Moving funeral for 'very special, loving boy' Daniel Bradley
Tribute as road victim Daniel (8) is laid to rest
Mourners at the funeral of Daniel Bradley heard the eight-year-old, who was knocked down and killed last week, was a "special child who taught us all that love and care were the most important things in life".
Hundreds of people packed into St Patrick's Church in Maghera yesterday for the Mass of the Angels to celebrate the youngster's life.
Daniel died in the accident on the Glenshane Road last Thursday.
Children from Kilronan Primary School stood in silence as the small white coffin arrived at the church.
Daniel's mother Janice and father James walked behind the hearse with their daughters Lucy, Emily and Katy.

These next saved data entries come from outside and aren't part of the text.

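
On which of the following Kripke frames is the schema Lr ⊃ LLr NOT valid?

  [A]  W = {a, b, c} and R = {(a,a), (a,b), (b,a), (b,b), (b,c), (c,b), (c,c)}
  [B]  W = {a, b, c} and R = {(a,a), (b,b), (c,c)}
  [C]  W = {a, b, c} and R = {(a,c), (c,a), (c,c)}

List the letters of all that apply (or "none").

The schema Lr ⊃ LLr is axiom 4; it is valid on a frame iff R is transitive.
(A) R is not transitive (a R b and b R c but not a R c), so the schema fails here.
(B) R is transitive (R is closed under composition), so the schema is valid here.
(C) R is not transitive (a R c and c R a but not a R a), so the schema fails here.

A, C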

Emily clutched a small teddy bear as her parents carried their son's coffin into the packed rural church.
Mourners spilled out into the car park and stood in driving rain as parish priest Father Patrick Doherty told the congregation that Daniel was a "friend to God" and was now among the saints.
"Daniel was a special child," he said.
"He was a child to whom God was very close.
"He was so young and yet contributed so much to family and community.
"So young, and yet he completed the work that God had for him.
"He is someone today that we know for sure is among the saints. That is Daniel.
"At just eight years of age, he was taken so quickly from us with nobody at fault. It's hard to believe."
Fr Doherty told those gathered that Daniel, who was autistic and had difficulties with communication, knew he was greatly loved.
"Special children possess qualities of welcome, wonderment, spontaneity and directness, and Daniel had all of those in his life," he added.
"Special children are able to touch hearts and call others to unity through their simplicity, innocence and vulnerability.
"They are always a reminder to the world and to us of the essential values of the heart, of what is important in life - love, care, appreciation.
"Daniel always attracted your attention. You had to take notice of him, because he was a prophet. A prophet among us.
"He always called us to think and to stop and reflect on the meaning of life. Because he was untouched by the world.
"Simple and innocent, and he reached out to everyone without exception, he had no labels, he loved all.
"And although he wasn't able to communicate much in words, he sang, he drew, he made signs.
"He expressed love, because love doesn't need words. He loved all. He loved his parents, he loved his sisters, his grandparents and his family and he was able to express that very simply by the heart. He was called affectionately 'Dan the Man'."
Fr Doherty said that eight years ago God visited Daniel's parents James and Janice "with a special gift".
"In many ways it was life-changing, but very precious. And now God's gift is returning back to him," he said.
"He gave that gift for this length of time, that gift that will last forever in your hearts. He was God's friend as well as ours, and friends cannot be kept apart from each other for too long.
"He kept everyone on their toes. He was full-time.
"But we were lifted up by enthusiasm, cheered by his smile, his fun and warmed by his friendship. And we are grateful today for all he has taught us. For he taught us what was important and of the simple things in life."
After communion a poem was read out from the altar that depicted Daniel and Peter Pan flying through Neverland, "hearing his Daddy playing music" and "seeing his Mummy blowing him a kiss".
It told his parents to look to the sky and when they see "a shining star burning bright, know that is Peter Pan and Dan the Man".
It read: "There are no weird sounds here, nothing hurts my ears. I look around and I can tell, I'm going to like it here.
"Peter points across the clouds, you wouldn't believe what I can see. I have my very own forest and one apple tree.
"And in the distance, oh my what could it be. It's the biggest box of Lego I have ever seen."
Daniel's favourite song, Coldplay's Fix You, which he sang with his father in a social media video just weeks ago, was sung as the child's coffin was carried down the church aisle by his parents to be buried in the adjoining cemetery.